Massima sicurezza. Dal carcere speciale allo stato penale

Edito da Odradek Edizioni, 2002
228 pagine, € 13,00
ISBN 8886973381

di Salvatore Verde

Quarta di copertina

Chi si è stupito e indignato per la mattanza perseguita a Genova dalle “forze dell’ordine”;chi è inorridito davanti alle pozze di sangue nella scuola Diaz o ascoltando i racconti di quanti sono passati nella caserma di Bolzaneto, è bene che sappia che tutto ciò è la normalità della segregazione. Una “normalità” in rapida degenerazione, che avanza sull’onda di una svalutazione integrale della sfera dei diritti a semplice “ostacolo” della redditività delle imprese, dell’efficienza della pubblica amministrazione, della pervasività illimitata delle sue capacità di controllo.
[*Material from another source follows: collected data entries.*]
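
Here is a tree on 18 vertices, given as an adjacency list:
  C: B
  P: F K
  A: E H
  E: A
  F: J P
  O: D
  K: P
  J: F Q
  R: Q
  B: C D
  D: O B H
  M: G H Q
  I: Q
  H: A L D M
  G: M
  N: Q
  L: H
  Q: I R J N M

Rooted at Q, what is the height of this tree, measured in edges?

5

A deepest node is C, reached by Q – M – H – D – B – C.
That path has 5 edges, so the height is 5.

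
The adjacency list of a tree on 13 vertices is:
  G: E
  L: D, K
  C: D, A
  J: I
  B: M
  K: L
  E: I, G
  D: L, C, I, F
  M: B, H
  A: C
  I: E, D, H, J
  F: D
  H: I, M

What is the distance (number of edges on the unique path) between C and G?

4

Walking from C: C - D - I - E - G. Length 4.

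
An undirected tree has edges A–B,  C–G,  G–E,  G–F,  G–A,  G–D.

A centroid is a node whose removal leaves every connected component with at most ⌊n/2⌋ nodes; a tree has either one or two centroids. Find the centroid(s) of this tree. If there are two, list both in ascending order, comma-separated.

G

If G is removed the pieces have sizes 2, 1, 1, 1, 1, all ≤ ⌊7/2⌋ = 3.
Every other node leaves some component of size > 3, so the centroid is unique.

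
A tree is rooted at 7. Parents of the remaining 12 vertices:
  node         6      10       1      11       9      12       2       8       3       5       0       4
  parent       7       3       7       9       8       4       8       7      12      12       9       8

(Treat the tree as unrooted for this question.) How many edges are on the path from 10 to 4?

10 – 3 – 12 – 4: 3 edges.

3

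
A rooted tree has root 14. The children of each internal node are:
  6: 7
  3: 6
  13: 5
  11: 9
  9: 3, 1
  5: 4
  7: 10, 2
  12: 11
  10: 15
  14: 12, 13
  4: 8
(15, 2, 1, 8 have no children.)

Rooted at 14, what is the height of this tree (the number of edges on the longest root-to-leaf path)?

The longest root-to-leaf path is 14 – 12 – 11 – 9 – 3 – 6 – 7 – 10 – 15 (8 edges).

8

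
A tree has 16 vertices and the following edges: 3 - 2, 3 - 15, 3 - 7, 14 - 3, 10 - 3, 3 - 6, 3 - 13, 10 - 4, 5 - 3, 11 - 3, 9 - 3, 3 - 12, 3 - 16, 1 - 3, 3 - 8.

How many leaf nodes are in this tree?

14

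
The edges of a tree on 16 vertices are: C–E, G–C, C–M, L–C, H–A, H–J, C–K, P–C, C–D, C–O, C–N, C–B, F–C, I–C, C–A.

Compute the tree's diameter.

4

BFS from J reaches K last, at distance 4; BFS from K confirms no node is farther.
Path: J - H - A - C - K.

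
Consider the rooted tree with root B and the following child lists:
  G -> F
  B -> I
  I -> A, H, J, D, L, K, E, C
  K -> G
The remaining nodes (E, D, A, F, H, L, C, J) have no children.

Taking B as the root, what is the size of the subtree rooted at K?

Descendants of K (including itself): K, G, F. That's 3.

3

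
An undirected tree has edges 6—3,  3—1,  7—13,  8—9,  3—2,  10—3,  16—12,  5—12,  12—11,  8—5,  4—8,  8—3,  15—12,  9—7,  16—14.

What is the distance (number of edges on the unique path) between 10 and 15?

Walking from 10: 10 – 3 – 8 – 5 – 12 – 15. Length 5.

5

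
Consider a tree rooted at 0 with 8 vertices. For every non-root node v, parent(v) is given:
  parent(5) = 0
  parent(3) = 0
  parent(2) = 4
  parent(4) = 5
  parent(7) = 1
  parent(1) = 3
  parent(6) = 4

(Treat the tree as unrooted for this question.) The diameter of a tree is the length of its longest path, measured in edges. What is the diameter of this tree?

6

BFS from 6 reaches 7 last, at distance 6; BFS from 7 confirms no node is farther.
Path: 6–4–5–0–3–1–7.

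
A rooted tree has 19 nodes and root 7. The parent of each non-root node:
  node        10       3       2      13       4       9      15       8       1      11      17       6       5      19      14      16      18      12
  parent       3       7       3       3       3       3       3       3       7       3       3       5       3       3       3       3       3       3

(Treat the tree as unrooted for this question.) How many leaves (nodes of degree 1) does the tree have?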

Dell’ “ordine”, insomma.
Trent’anni dopo Il carcere in Italia di Giulio Salierno, ecco il libro che fa di nuovo il punto e a capo su quel mondo oscuro, volutamente ignorato, che è l’interno del carcere e delle logiche che lo governano. Logiche che è bene conoscere, sezionare e confutare specie quando – come ora – si vanno estendendo oltre e fuori le mura, disegnando le “nuove” relazioni tra potere e popolo nella vita sociale quotidiana.
Dall’inizio degli anni ’70 ad oggi, movimenti interni ed esterni al carcere ne hanno messo in discussione la natura e l’essenza come paradigma costitutivo dell’universo concentrazionario. La risposta dello Stato si è condensata in due riforme del diritto penitenziario (nel ’75 e nell’86), entrambe orientate alla rottura della “separatezza” tra carcere e società civile. L’intenzione riformista, realizzata solo in minima parte, era “umanizzare” il carcere; la pratica quotidiana è stata indirizzata invece nel senso di legittimare nella società “libera” concetti e prassi della disumanizzazione. Né si è verificato alcun processo “molecolare” di diffusione spontanea. Anzi, come Genova dimostra, è in corso di realizzazione centralizzata l’idea che il popolo fuori la cerchia del potere sia un “nemico” cui non va riconosciuto nessun diritto. E che al controllore centrale, livida reincanazione dell’ “occhio di dio che tutto vede”, nulla debba mai sfuggire.